Fig. 3. Computed models of binary protein complexes.

a–j, Interactions involving essential genes. a, Interaction with an enzyme where the enzymatic site is highlighted in light green with an NAD moiety. b–d, Additional interactions involving essential genes. e,j Interactions involving transport pathways. f–i, Transcription and translation. k–t, Interactions involving virulence factors. u–y, Interactions with uncharacterized proteins. In all models, the first protein is in blue, and the second is in gold. Green bars are between representative residue–residue contacts at the interfaces predicted from the summed AF probability for distance bins below 12 Å. Additional information (organisms and UniProt annotations) is in Supplementary Table 9.

Fig. 4. Computed models for multi-component protein complexes.

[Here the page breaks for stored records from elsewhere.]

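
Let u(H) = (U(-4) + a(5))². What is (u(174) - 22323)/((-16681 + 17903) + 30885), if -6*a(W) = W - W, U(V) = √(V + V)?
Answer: -22331/32107 ≈ -0.69552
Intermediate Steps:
U(V) = √2*√V (U(V) = √(2*V) = √2*√V)
a(W) = 0 (a(W) = -(W - W)/6 = -⅙*0 = 0)
u(H) = -8 (u(H) = (√2*√(-4) + 0)² = (√2*(2*I) + 0)² = (2*I*√2 + 0)² = (2*I*√2)² = -8)
(u(174) - 22323)/((-16681 + 17903) + 30885) = (-8 - 22323)/((-16681 + 17903) + 30885) = -22331/(1222 + 30885) = -22331/32107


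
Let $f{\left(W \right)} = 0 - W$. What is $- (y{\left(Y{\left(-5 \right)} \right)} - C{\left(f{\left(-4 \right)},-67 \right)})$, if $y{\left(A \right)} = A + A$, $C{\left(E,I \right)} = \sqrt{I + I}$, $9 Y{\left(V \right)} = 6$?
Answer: $- \frac{4}{3} + i \sqrt{134} \approx -1.3333 + 11.576 i$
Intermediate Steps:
$f{\left(W \right)} = - W$
$Y{\left(V \right)} = \frac{2}{3}$ ($Y{\left(V \right)} = \frac{1}{9} \cdot 6 = \frac{2}{3}$)
$C{\left(E,I \right)} = \sqrt{2} \sqrt{I}$ ($C{\left(E,I \right)} = \sqrt{2 I} = \sqrt{2} \sqrt{I}$)
$y{\left(A \right)} = 2 A$
$- (y{\left(Y{\left(-5 \right)} \right)} - C{\left(f{\left(-4 \right)},-67 \right)}) = - (2 \cdot \frac{2}{3} - \sqrt{2} \sqrt{-67}) = - (\frac{4}{3} - \sqrt{2} i \sqrt{67}) = - (\frac{4}{3} - i \sqrt{134}) = - \frac{4}{3} + i \sqrt{134}$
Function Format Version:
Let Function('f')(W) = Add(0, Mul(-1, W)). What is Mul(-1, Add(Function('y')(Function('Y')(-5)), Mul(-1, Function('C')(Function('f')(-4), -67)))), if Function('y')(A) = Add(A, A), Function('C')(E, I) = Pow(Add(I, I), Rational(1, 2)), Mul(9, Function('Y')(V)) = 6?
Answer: Add(Rational(-4, 3), Mul(I, Pow(134, Rational(1, 2)))) ≈ Add(-1.3333, Mul(11.576, I))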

a, H. pylori tRNA 2-thiouridine synthesizing protein complex. Left: a model of the TusE(blue)–TusB(gold)–TusC(green)–TusD(pink) complex overlaid with the TusBCD PDB structure (2D1P, shown in semi-transparent grey). Right: an alternative view of this complex. b, The UreAB–UreFGH complex (coloured in cyan, pink, blue, gold and green, respectively) in H. pylori assembled through multiple subcomplexes: UreFGH, UreAB and UreAH. c, Accessory components of the Sec translocon. Top: P. aeruginosa SecG(blue)–SecY(gold)–PpiD(green) complex. Bottom: M. tuberculosis SecY(blue)–SecG(gold)–SecE(green)–CrgA(pink) complex. d, Accessory components of the P. aeruginosa and S. typhimurium outer-membrane β-barrel assembly machinery. Left: interaction between SurA (yellow) and Bam proteins (BamA, blue; BamB, gold; BamE, green). Middle: BamA (blue) and PA1005 (gold), a putative BepA orthologue. Right: interaction between TolC (blue) and BamD (gold). In all schematics, green, red, yellow and magenta bars connect representative residue–residue contacts at the interfaces predicted from the summed AF probability for distance bins below 12 Å.